Golda Meir agreed with Bezalel Smotrich that Palestinians don’t exist. So why are House members pushing to honor her ?

Michael Arria

Mondoweiss  /  March 21, 2021

Like Bezalel Smotrich, former Israeli Prime Minister Golda Meir also said Palestinians didn’t exist. A bipartisan group of House members wants the U.S. Treasury to mint a coin to honor her.

On Sunday, at a Paris memorial ceremony for the French right-wing activist Jaques Kupfer, Israeli Finance Minister Bezalel Smotrich told the crowd that there is “no such thing as Palestinian people.”

“The argument that there is no Palestinian people should also be heard among Arabs in Israel and among ‘confused Jews,’” he added.

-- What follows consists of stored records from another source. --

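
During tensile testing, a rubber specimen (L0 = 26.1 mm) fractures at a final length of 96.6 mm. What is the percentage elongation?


Elongation = (Lf - L0) / L0 * 100
= (96.6 - 26.1) / 26.1 * 100
= 70.5 / 26.1 * 100
= 270.1%

270.1%


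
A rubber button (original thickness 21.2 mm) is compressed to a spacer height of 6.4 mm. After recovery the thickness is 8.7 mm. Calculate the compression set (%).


CS = (t0 - recovered) / (t0 - ts) * 100
= (21.2 - 8.7) / (21.2 - 6.4) * 100
= 12.5 / 14.8 * 100
= 84.5%

84.5%


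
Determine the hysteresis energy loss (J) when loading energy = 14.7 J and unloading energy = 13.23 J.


Hysteresis loss = loading - unloading
= 14.7 - 13.23
= 1.47 J

1.47 J


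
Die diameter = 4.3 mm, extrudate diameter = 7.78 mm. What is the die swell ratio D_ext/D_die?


Die swell ratio = D_extrudate / D_die
= 7.78 / 4.3
= 1.809

Die swell = 1.809


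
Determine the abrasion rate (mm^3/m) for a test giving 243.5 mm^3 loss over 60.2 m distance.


Rate = volume_loss / distance
= 243.5 / 60.2
= 4.045 mm^3/m

4.045 mm^3/m


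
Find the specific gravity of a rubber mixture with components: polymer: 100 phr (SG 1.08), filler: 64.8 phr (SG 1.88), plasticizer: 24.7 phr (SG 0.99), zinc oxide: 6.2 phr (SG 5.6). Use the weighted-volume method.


Sum of weights = 195.7
Volume contributions:
  polymer: 100/1.08 = 92.5926
  filler: 64.8/1.88 = 34.4681
  plasticizer: 24.7/0.99 = 24.9495
  zinc oxide: 6.2/5.6 = 1.1071
Sum of volumes = 153.1173
SG = 195.7 / 153.1173 = 1.278

SG = 1.278


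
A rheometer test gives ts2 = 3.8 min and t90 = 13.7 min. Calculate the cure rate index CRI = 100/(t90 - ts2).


CRI = 100 / (t90 - ts2)
= 100 / (13.7 - 3.8)
= 100 / 9.9
= 10.1 min^-1

10.1 min^-1


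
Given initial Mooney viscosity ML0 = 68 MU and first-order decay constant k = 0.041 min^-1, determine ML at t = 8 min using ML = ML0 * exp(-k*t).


ML = ML0 * exp(-k * t)
ML = 68 * exp(-0.041 * 8)
ML = 68 * 0.7204
ML = 48.98 MU

48.98 MU


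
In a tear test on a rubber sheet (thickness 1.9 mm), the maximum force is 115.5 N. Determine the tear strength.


Tear strength = force / thickness
= 115.5 / 1.9
= 60.79 N/mm

60.79 N/mm


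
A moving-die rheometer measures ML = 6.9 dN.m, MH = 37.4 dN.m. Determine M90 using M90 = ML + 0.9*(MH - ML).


M90 = ML + 0.9 * (MH - ML)
M90 = 6.9 + 0.9 * (37.4 - 6.9)
M90 = 6.9 + 0.9 * 30.5
M90 = 34.35 dN.m

34.35 dN.m


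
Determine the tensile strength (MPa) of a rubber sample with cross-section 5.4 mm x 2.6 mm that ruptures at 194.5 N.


Area = width * thickness = 5.4 * 2.6 = 14.04 mm^2
TS = force / area = 194.5 / 14.04 = 13.85 MPa

13.85 MPa


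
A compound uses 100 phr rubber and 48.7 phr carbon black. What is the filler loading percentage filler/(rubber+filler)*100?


Filler % = filler / (rubber + filler) * 100
= 48.7 / (100 + 48.7) * 100
= 48.7 / 148.7 * 100
= 32.75%

32.75%


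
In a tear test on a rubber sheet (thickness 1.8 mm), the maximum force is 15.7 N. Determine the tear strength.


Tear strength = force / thickness
= 15.7 / 1.8
= 8.72 N/mm

8.72 N/mm


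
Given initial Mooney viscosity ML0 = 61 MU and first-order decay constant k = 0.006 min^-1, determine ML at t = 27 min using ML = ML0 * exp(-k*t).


ML = ML0 * exp(-k * t)
ML = 61 * exp(-0.006 * 27)
ML = 61 * 0.8504
ML = 51.88 MU

51.88 MU


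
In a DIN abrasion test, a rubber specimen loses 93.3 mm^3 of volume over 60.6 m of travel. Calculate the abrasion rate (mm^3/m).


Rate = volume_loss / distance
= 93.3 / 60.6
= 1.54 mm^3/m

1.54 mm^3/m


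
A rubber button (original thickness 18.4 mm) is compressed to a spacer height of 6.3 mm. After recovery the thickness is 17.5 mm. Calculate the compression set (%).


CS = (t0 - recovered) / (t0 - ts) * 100
= (18.4 - 17.5) / (18.4 - 6.3) * 100
= 0.9 / 12.1 * 100
= 7.4%

7.4%


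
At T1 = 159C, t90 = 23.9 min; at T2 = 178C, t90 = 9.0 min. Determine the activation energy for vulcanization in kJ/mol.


T1 = 432.15 K, T2 = 451.15 K
1/T1 - 1/T2 = 9.7454e-05
ln(t1/t2) = ln(23.9/9.0) = 0.9767
Ea = 8.314 * 0.9767 / 9.7454e-05 = 83320.6365 J/mol
Ea = 83.32 kJ/mol

83.32 kJ/mol


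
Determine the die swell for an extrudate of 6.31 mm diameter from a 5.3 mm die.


Die swell ratio = D_extrudate / D_die
= 6.31 / 5.3
= 1.191

Die swell = 1.191


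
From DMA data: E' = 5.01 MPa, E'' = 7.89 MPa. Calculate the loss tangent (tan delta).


tan delta = E'' / E'
= 7.89 / 5.01
= 1.5749

tan delta = 1.5749


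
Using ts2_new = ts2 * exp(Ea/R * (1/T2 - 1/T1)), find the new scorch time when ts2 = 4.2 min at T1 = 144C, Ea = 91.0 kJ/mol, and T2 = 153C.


Convert temperatures: T1 = 144 + 273.15 = 417.15 K, T2 = 153 + 273.15 = 426.15 K
ts2_new = 4.2 * exp(91000 / 8.314 * (1/426.15 - 1/417.15))
1/T2 - 1/T1 = -5.0628e-05
ts2_new = 2.41 min

2.41 min


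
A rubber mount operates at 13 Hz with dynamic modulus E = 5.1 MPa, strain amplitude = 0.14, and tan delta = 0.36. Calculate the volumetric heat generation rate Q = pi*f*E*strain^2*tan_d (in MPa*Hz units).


Q = pi * f * E * strain^2 * tan_d
= pi * 13 * 5.1 * 0.14^2 * 0.36
= pi * 13 * 5.1 * 0.0196 * 0.36
= 1.4697

Q = 1.4697


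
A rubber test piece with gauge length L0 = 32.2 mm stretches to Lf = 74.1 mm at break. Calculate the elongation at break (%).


Elongation = (Lf - L0) / L0 * 100
= (74.1 - 32.2) / 32.2 * 100
= 41.9 / 32.2 * 100
= 130.1%

130.1%


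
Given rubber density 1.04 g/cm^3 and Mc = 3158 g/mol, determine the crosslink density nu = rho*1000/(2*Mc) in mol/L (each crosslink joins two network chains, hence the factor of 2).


nu = rho * 1000 / (2 * Mc)
nu = 1.04 * 1000 / (2 * 3158)
nu = 1040.0 / 6316
nu = 0.1647 mol/L

0.1647 mol/L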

On the podium that Smotrich spoke from, there was a map depicting historic Palestine (along with parts of other surrounding countries) belonging to Israel.

This isn’t the first time Smotrich has made headlines for recent incendiary comments. Last month he called for the Palestinian village of Huwwara to be “wiped out” amid a surge in Israeli settler violence.

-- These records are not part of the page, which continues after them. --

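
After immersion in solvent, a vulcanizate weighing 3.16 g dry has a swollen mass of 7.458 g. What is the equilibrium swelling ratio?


Q = W_swollen / W_dry
Q = 7.458 / 3.16
Q = 2.36

Q = 2.36


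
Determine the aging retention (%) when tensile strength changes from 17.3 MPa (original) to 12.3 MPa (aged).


Retention = aged / original * 100
= 12.3 / 17.3 * 100
= 71.1%

71.1%


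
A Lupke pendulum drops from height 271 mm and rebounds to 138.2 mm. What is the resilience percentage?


Resilience = h_rebound / h_drop * 100
= 138.2 / 271 * 100
= 51.0%

51.0%


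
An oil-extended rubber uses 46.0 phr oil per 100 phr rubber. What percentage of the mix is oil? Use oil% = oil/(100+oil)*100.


Oil % = oil / (100 + oil) * 100
= 46.0 / (100 + 46.0) * 100
= 46.0 / 146.0 * 100
= 31.51%

31.51%


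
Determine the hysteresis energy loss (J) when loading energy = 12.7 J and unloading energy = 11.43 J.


Hysteresis loss = loading - unloading
= 12.7 - 11.43
= 1.27 J

1.27 J


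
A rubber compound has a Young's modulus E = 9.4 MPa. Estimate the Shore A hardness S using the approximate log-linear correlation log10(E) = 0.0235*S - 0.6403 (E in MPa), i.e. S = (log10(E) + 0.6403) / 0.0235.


log10(E) = 0.0235*S - 0.6403  =>  S = (log10(E) + 0.6403) / 0.0235
log10(9.4) = 0.973128
S = (0.973128 + 0.6403) / 0.0235 = 1.613428 / 0.0235
S = 68.7

Shore A = 68.7


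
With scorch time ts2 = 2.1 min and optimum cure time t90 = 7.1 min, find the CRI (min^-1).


CRI = 100 / (t90 - ts2)
= 100 / (7.1 - 2.1)
= 100 / 5.0
= 20.0 min^-1

20.0 min^-1


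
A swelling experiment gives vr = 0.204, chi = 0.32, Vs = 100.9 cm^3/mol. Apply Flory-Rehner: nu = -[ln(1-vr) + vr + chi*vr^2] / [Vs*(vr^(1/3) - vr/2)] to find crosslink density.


ln(1 - vr) = ln(1 - 0.204) = -0.2282
Numerator = -((-0.2282) + 0.204 + 0.32 * 0.204^2) = 0.0108
Denominator = 100.9 * (0.204^(1/3) - 0.204/2) = 49.1057
nu = 0.0108 / 49.1057 = 2.2073e-04 mol/cm^3

2.2073e-04 mol/cm^3


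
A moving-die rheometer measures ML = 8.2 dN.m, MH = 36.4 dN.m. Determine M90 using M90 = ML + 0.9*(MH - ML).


M90 = ML + 0.9 * (MH - ML)
M90 = 8.2 + 0.9 * (36.4 - 8.2)
M90 = 8.2 + 0.9 * 28.2
M90 = 33.58 dN.m

33.58 dN.m


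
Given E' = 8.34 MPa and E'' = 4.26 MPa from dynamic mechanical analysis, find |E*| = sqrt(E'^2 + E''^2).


|E*| = sqrt(E'^2 + E''^2)
= sqrt(8.34^2 + 4.26^2)
= sqrt(69.5556 + 18.1476)
= 9.365 MPa

9.365 MPa


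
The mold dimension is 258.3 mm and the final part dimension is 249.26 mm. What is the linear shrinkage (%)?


Shrinkage = (mold - part) / mold * 100
= (258.3 - 249.26) / 258.3 * 100
= 9.04 / 258.3 * 100
= 3.5%

3.5%


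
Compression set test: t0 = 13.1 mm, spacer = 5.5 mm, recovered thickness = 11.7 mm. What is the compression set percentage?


CS = (t0 - recovered) / (t0 - ts) * 100
= (13.1 - 11.7) / (13.1 - 5.5) * 100
= 1.4 / 7.6 * 100
= 18.4%

18.4%


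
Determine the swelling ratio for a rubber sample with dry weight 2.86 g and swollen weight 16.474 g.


Q = W_swollen / W_dry
Q = 16.474 / 2.86
Q = 5.76

Q = 5.76


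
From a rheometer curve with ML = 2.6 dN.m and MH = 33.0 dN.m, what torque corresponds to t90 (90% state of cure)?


M90 = ML + 0.9 * (MH - ML)
M90 = 2.6 + 0.9 * (33.0 - 2.6)
M90 = 2.6 + 0.9 * 30.4
M90 = 29.96 dN.m

29.96 dN.m


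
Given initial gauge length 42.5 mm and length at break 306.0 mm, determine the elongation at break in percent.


Elongation = (Lf - L0) / L0 * 100
= (306.0 - 42.5) / 42.5 * 100
= 263.5 / 42.5 * 100
= 620.0%

620.0%


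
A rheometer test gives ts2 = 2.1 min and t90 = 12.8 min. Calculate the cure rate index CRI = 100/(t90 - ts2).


CRI = 100 / (t90 - ts2)
= 100 / (12.8 - 2.1)
= 100 / 10.7
= 9.35 min^-1

9.35 min^-1


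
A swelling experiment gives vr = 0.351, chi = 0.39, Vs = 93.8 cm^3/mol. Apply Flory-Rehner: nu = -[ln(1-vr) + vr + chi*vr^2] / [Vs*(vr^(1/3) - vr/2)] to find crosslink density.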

Smotrich’s comments on Palestinians are reminiscent of the late Israeli Prime Minister Golda Meir’s remarks decades ago. “There were no such thing as Palestinians,” said Meir in June 1969. “When was there an independent Palestinian people with a Palestinian state? … It was not as though there was a Palestinian people in Palestine considering itself as a Palestinian people and we came and threw them out and took their country away from them. They did not exist.”

“Before getting into a tizzy over Israel’s Smotrich’s racist rant ‘there are no Palestinians,’ remember the much-revered Golda Meir said the very same thing a half century ago,” tweeted Arab American Institute founder James Zogby. “The denial of Palestinian existence has always been central to Zionist ideology.”

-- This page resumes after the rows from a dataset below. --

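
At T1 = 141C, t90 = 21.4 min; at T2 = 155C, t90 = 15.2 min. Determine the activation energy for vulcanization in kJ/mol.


T1 = 414.15 K, T2 = 428.15 K
1/T1 - 1/T2 = 7.8954e-05
ln(t1/t2) = ln(21.4/15.2) = 0.3421
Ea = 8.314 * 0.3421 / 7.8954e-05 = 36023.2550 J/mol
Ea = 36.02 kJ/mol

36.02 kJ/mol


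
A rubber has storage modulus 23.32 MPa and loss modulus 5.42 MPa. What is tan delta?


tan delta = E'' / E'
= 5.42 / 23.32
= 0.2324

tan delta = 0.2324


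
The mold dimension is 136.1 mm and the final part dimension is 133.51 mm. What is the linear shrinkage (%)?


Shrinkage = (mold - part) / mold * 100
= (136.1 - 133.51) / 136.1 * 100
= 2.59 / 136.1 * 100
= 1.9%

1.9%


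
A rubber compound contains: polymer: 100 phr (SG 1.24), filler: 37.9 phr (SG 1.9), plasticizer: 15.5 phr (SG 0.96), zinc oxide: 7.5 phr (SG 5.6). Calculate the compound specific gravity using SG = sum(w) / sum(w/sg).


Sum of weights = 160.9
Volume contributions:
  polymer: 100/1.24 = 80.6452
  filler: 37.9/1.9 = 19.9474
  plasticizer: 15.5/0.96 = 16.1458
  zinc oxide: 7.5/5.6 = 1.3393
Sum of volumes = 118.0776
SG = 160.9 / 118.0776 = 1.363

SG = 1.363


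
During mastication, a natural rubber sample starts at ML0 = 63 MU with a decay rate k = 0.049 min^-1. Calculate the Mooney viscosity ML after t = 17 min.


ML = ML0 * exp(-k * t)
ML = 63 * exp(-0.049 * 17)
ML = 63 * 0.4347
ML = 27.39 MU

27.39 MU


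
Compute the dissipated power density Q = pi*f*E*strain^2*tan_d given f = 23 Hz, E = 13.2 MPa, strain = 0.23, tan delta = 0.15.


Q = pi * f * E * strain^2 * tan_d
= pi * 23 * 13.2 * 0.23^2 * 0.15
= pi * 23 * 13.2 * 0.0529 * 0.15
= 7.5683

Q = 7.5683


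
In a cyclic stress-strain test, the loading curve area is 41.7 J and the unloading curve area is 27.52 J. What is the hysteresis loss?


Hysteresis loss = loading - unloading
= 41.7 - 27.52
= 14.18 J

14.18 J


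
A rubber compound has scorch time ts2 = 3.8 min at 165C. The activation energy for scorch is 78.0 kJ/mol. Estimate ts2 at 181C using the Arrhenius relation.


Convert temperatures: T1 = 165 + 273.15 = 438.15 K, T2 = 181 + 273.15 = 454.15 K
ts2_new = 3.8 * exp(78000 / 8.314 * (1/454.15 - 1/438.15))
1/T2 - 1/T1 = -8.0408e-05
ts2_new = 1.79 min

1.79 min


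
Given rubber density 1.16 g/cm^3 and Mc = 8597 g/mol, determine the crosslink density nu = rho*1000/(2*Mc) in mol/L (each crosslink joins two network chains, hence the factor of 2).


nu = rho * 1000 / (2 * Mc)
nu = 1.16 * 1000 / (2 * 8597)
nu = 1160.0 / 17194
nu = 0.0675 mol/L

0.0675 mol/L


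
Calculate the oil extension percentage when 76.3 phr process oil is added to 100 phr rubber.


Oil % = oil / (100 + oil) * 100
= 76.3 / (100 + 76.3) * 100
= 76.3 / 176.3 * 100
= 43.28%

43.28%


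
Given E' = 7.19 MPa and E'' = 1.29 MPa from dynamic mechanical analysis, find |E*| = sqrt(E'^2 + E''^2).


|E*| = sqrt(E'^2 + E''^2)
= sqrt(7.19^2 + 1.29^2)
= sqrt(51.6961 + 1.6641)
= 7.305 MPa

7.305 MPa


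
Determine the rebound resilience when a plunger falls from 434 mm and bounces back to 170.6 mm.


Resilience = h_rebound / h_drop * 100
= 170.6 / 434 * 100
= 39.3%

39.3%


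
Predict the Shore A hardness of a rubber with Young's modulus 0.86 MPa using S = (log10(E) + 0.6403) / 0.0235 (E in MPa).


log10(E) = 0.0235*S - 0.6403  =>  S = (log10(E) + 0.6403) / 0.0235
log10(0.86) = -0.065502
S = (-0.065502 + 0.6403) / 0.0235 = 0.574798 / 0.0235
S = 24.5

Shore A = 24.5


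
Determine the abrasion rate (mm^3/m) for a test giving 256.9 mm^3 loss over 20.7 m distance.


Rate = volume_loss / distance
= 256.9 / 20.7
= 12.411 mm^3/m

12.411 mm^3/m


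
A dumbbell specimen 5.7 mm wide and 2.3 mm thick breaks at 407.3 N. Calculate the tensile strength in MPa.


Area = width * thickness = 5.7 * 2.3 = 13.11 mm^2
TS = force / area = 407.3 / 13.11 = 31.07 MPa

31.07 MPa


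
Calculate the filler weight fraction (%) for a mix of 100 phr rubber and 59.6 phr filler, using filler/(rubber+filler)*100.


Filler % = filler / (rubber + filler) * 100
= 59.6 / (100 + 59.6) * 100
= 59.6 / 159.6 * 100
= 37.34%

37.34%


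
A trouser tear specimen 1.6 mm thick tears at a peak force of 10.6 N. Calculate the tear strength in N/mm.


Tear strength = force / thickness
= 10.6 / 1.6
= 6.62 N/mm

6.62 N/mm


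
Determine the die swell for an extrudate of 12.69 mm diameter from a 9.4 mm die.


Die swell ratio = D_extrudate / D_die
= 12.69 / 9.4
= 1.35

Die swell = 1.35


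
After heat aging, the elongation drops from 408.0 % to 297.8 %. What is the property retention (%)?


Retention = aged / original * 100
= 297.8 / 408.0 * 100
= 73.0%

73.0%


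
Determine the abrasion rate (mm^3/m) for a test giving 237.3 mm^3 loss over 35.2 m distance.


Rate = volume_loss / distance
= 237.3 / 35.2
= 6.741 mm^3/m

6.741 mm^3/m


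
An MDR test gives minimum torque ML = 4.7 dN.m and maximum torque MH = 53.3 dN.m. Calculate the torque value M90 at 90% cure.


M90 = ML + 0.9 * (MH - ML)
M90 = 4.7 + 0.9 * (53.3 - 4.7)
M90 = 4.7 + 0.9 * 48.6
M90 = 48.44 dN.m

48.44 dN.m


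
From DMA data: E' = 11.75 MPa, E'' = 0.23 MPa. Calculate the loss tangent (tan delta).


tan delta = E'' / E'
= 0.23 / 11.75
= 0.0196

tan delta = 0.0196


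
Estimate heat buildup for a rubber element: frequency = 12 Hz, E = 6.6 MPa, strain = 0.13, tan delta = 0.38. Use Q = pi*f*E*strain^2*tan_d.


Q = pi * f * E * strain^2 * tan_d
= pi * 12 * 6.6 * 0.13^2 * 0.38
= pi * 12 * 6.6 * 0.0169 * 0.38
= 1.5979

Q = 1.5979


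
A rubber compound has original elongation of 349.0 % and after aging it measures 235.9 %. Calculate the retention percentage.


Retention = aged / original * 100
= 235.9 / 349.0 * 100
= 67.6%

67.6%


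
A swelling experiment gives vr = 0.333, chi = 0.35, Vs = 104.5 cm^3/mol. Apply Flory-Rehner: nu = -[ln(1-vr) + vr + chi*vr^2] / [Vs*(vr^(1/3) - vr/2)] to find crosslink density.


ln(1 - vr) = ln(1 - 0.333) = -0.4050
Numerator = -((-0.4050) + 0.333 + 0.35 * 0.333^2) = 0.0332
Denominator = 104.5 * (0.333^(1/3) - 0.333/2) = 55.0328
nu = 0.0332 / 55.0328 = 6.0244e-04 mol/cm^3

6.0244e-04 mol/cm^3


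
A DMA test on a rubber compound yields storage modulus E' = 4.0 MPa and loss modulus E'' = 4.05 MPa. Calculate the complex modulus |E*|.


|E*| = sqrt(E'^2 + E''^2)
= sqrt(4.0^2 + 4.05^2)
= sqrt(16.0000 + 16.4025)
= 5.692 MPa

5.692 MPa


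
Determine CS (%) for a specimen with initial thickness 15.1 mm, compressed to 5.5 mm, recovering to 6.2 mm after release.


CS = (t0 - recovered) / (t0 - ts) * 100
= (15.1 - 6.2) / (15.1 - 5.5) * 100
= 8.9 / 9.6 * 100
= 92.7%

92.7%


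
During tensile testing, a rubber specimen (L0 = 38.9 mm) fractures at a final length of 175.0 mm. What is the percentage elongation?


Elongation = (Lf - L0) / L0 * 100
= (175.0 - 38.9) / 38.9 * 100
= 136.1 / 38.9 * 100
= 349.9%

349.9%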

At Electronic Intifada Ali Abunimah details how the idea of Palestinians as an “invented people” is a common view among Zionists. “There should also be no doubt that what Smotrich is talking about and inciting is the genocide of the Palestinian people,” he writes. “Nor are Smotrich’s remarks ill-considered outbursts; they reflect deep and careful thinking and a coherent ideology.”

While Smotrich has been condemned as an extremist across the political spectrum, Meir remains a popular historical figure and even a feminist icon to some. At the Berlin International Film Festival last month Golda, a biopic starring Helen Mirren as the Israeli politician, premiered.

In February, Representatives Debbie Wasserman Schultz (D-FL) and Andrew Garbarino (R-NY) introduced a bill directing the Secretary of the Treasury to mint coins as a tribute to Meir. “Golda Meir’s story is a testament to the progress of the Jewish people, and that of Jewish women in particular,” said Wasserman Schultz in a statement. “As a founder of the State of Israel, she modeled leadership for future generations and was fundamental in strengthening the United States-Israel partnership. I’m proud to sponsor this legislation to cement her place in history.”

The legislation has gained seven cosponsors since being introduced: Reps. Josh Gottheimer (D-NJ), Grace Meng (D-NY), Brian Fitzpatrick (R-PA), Brad Sherman (D-CA), Jared Moskowitz (D-FL), Maria Salazar (R-FL), and Katie Porter (D-CA).

In a March 6 interview with Jewish Insider, Porter (who is running for Dianne Feinstein’s current Senate seat) said she consulted with local AIPAC officials before a recent trip to Israel and pushed the J Street-sponsored delegation to meet with Israeli Prime Minister Benjamin Netanyahu.

“I was extremely impressed with his willingness to kind of grapple with us at some of the toughest issues that Israel’s facing, everything from judicial reform — an issue that we’re having questions and discussions about right now within the Democratic Party here in the United States — to issues about the West Bank and about settlements,” Porter told the website.